É preciso que este ensaio seja honesto quanto a uma tensão real, e não a dissimule sob o verniz da erudição: existe uma diferença de espírito entre orar um salmo como súplica confiante dirigida a Deus, entregando-se inteiramente ao resultado que a Providência decidir conceder, e recitar um salmo como quem aciona um mecanismo, esperando um efeito automático e garantido. A grande tradição judaica sempre reconheceu essa diferença e, por isso mesmo, muitos sábios ao longo da história trataram o Shimmush Tehillim com reservas — não porque negassem a santidade dos Salmos, mas porque temiam que o uso instrumental da palavra sagrada degenerasse em superstição vazia, esvaziando a oração de seu sentido mais nobre: o encontro entre a alma e seu Criador.
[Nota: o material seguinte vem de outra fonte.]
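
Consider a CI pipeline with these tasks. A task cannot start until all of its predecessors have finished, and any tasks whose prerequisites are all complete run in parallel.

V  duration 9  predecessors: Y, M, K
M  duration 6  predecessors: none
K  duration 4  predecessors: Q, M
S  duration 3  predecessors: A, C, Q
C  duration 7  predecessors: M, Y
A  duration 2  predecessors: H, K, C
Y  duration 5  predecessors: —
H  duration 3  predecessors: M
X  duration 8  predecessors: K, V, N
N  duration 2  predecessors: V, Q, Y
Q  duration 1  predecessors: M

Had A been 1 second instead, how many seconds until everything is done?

Actual critical path: M→Q→K→V→N→X = 6+1+4+9+2+8 = 30 ⇒ 30 seconds.
The longest path through A is only 18 seconds, so A has float 12.
That remains the longest chain; total 30 seconds.

30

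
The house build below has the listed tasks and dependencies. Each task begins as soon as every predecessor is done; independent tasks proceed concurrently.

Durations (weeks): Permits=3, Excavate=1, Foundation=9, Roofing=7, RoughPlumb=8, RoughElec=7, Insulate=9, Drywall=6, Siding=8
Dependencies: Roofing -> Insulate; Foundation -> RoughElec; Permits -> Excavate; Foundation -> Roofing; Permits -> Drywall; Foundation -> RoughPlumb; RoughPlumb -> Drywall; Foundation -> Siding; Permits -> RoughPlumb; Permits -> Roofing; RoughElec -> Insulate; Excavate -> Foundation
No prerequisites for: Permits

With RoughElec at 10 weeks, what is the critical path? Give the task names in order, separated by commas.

Actual critical path: Permits→Excavate→Foundation→RoughElec→Insulate = 3+1+9+7+9 = 29 ⇒ 29 weeks.
RoughElec is on the critical path; changing it to 10 makes that path 32 weeks.
The critical path is still Permits→Excavate→Foundation→RoughElec→Insulate; finish is now 32 weeks.

Permits, Excavate, Foundation, RoughElec, Insulate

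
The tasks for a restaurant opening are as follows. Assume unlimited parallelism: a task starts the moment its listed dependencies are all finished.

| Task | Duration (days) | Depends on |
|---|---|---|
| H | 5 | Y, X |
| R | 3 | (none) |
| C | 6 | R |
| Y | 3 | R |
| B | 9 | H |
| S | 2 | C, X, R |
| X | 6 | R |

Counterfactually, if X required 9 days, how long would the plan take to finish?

The binding path is R→X→H→B = 3+6+5+9 = 23; finish at 23 days.
X lies on that path, so at 9 days the path becomes 26 days.
No other chain overtakes it, so the finish is 26 days.

26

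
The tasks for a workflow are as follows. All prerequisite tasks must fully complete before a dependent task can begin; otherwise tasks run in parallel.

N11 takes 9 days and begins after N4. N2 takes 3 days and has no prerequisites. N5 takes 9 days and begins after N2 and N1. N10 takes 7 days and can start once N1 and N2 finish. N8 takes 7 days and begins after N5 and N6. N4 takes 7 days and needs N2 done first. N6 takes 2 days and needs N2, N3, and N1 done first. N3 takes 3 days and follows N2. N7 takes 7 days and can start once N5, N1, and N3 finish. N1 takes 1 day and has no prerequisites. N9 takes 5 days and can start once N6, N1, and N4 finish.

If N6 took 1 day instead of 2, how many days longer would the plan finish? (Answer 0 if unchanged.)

Baseline: N2→N4→N11 = 3+7+9 = 19 → 19 days.
The longest path through N6 is only 15 days, so N6 has float 4.
The critical path is still N2→N4→N11; finish is now 19 days.
Change in finish: 19 − 19 = +0 days.

0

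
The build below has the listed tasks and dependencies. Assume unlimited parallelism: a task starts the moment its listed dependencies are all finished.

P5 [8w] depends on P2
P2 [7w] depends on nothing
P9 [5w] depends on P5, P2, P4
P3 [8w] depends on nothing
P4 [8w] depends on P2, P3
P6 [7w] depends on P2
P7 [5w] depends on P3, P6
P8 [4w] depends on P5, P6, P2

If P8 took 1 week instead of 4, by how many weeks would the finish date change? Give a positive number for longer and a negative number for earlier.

Critical path before the change: P3→P4→P9 = 8+8+5 = 21 giving 21 weeks.
The longest path through P8 is only 19 weeks, so P8 has float 2.
The critical path is still P3→P4→P9; finish is now 21 weeks.
Change in finish: 21 − 21 = +0 weeks.

0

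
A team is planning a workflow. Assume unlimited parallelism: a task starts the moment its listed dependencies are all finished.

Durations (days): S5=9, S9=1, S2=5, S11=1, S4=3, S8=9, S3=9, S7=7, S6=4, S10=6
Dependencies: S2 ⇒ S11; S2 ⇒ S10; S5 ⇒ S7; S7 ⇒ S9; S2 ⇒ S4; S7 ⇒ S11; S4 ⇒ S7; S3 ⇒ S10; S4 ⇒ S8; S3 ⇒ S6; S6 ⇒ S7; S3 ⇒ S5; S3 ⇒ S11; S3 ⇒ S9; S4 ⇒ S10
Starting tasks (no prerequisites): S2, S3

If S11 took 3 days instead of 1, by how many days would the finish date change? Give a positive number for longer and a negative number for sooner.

2

As given, the longest chain is S3→S5→S7→S11 = 9+9+7+1 = 26, so the finish is 26 days.
S11 is on the critical path; changing it to 3 makes that path 28 days.
That remains the longest chain; total 28 days.
Change in finish: 28 − 26 = +2 days.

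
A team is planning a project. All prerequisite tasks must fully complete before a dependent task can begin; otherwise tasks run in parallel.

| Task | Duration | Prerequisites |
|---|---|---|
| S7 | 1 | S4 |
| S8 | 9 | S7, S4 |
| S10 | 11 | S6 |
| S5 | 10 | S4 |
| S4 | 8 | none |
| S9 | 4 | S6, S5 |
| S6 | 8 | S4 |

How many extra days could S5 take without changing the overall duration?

The longest chain is S4→S6→S10 = 8+8+11 = 27; overall finish 27 days.
The longest chain containing S5 totals 22 days.
So S5 can slip 23 − 18 = 5 days.

5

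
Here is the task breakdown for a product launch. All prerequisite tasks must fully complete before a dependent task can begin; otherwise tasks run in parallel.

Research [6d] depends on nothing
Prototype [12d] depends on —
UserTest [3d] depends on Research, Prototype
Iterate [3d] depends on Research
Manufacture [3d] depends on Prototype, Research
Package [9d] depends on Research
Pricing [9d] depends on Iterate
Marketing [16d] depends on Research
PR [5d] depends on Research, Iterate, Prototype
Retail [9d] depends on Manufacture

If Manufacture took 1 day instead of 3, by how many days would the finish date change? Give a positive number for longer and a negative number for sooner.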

Esse cuidado não deve ser lido como desprezo pela tradição mística, mas como convite ao discernimento. Quem se aproxima do Shimmush Tehillim hoje, seja por curiosidade histórica, seja por interesse espiritual mais profundo, faria bem em lembrar que nenhuma fórmula, por mais antiga ou veneranda que seja, substitui a retidão de intenção, a caridade para com o próximo e a aceitação humilde de que os desígnios do Alto não se dobram à vontade humana como um instrumento se dobra à mão do artífice. A oração, mesmo quando estruturada como fórmula, permanece diálogo — nunca comando.

V. Os Salmos hoje: entre a liturgia, a literatura e o mistério

Na vida espiritual contemporânea, os Salmos continuam a ser recitados por judeus e cristãos de todas as vertentes como expressão máxima da alma humana diante do Absoluto — em momentos de luto, de doença na família, de decisões difíceis, de gratidão pelas colheitas da vida. Muitos fiéis, sem sequer conhecer o termo Shimmush Tehillim, já intuem essa força quando escolhem um salmo específico para acompanhar um velório, uma cirurgia, um nascimento. Há, nessa escolha instintiva, um eco distante daquela tradição medieval: a certeza de que certas palavras, ditas em certos momentos, tocam algo que ultrapassa o consolo psicológico e alcança uma dimensão mais funda da existência.

Ao estudante sério do ocultismo e da mística comparada, o Shimmush Tehillim oferece um material precioso: mostra como uma civilização inteira meditou, por séculos, sobre a relação entre linguagem, fé e poder, sem jamais separar de todo o sagrado do cotidiano. Não cabe a este autor recomendar sua prática como técnica infalível, nem desqualificá-la como mera superstição de outra época — cabe, isto sim, situá-la em seu contexto, reconhecer sua beleza literária e espiritual, e devolvê-la ao leitor como objeto de reflexão, e não de consumo mágico apressado. Os Salmos, recitados com reverência, permanecem antes de tudo aquilo que sempre foram: a voz da alma humana buscando, na linguagem mais bela que pôde forjar, uma resposta ao silêncio do infinito.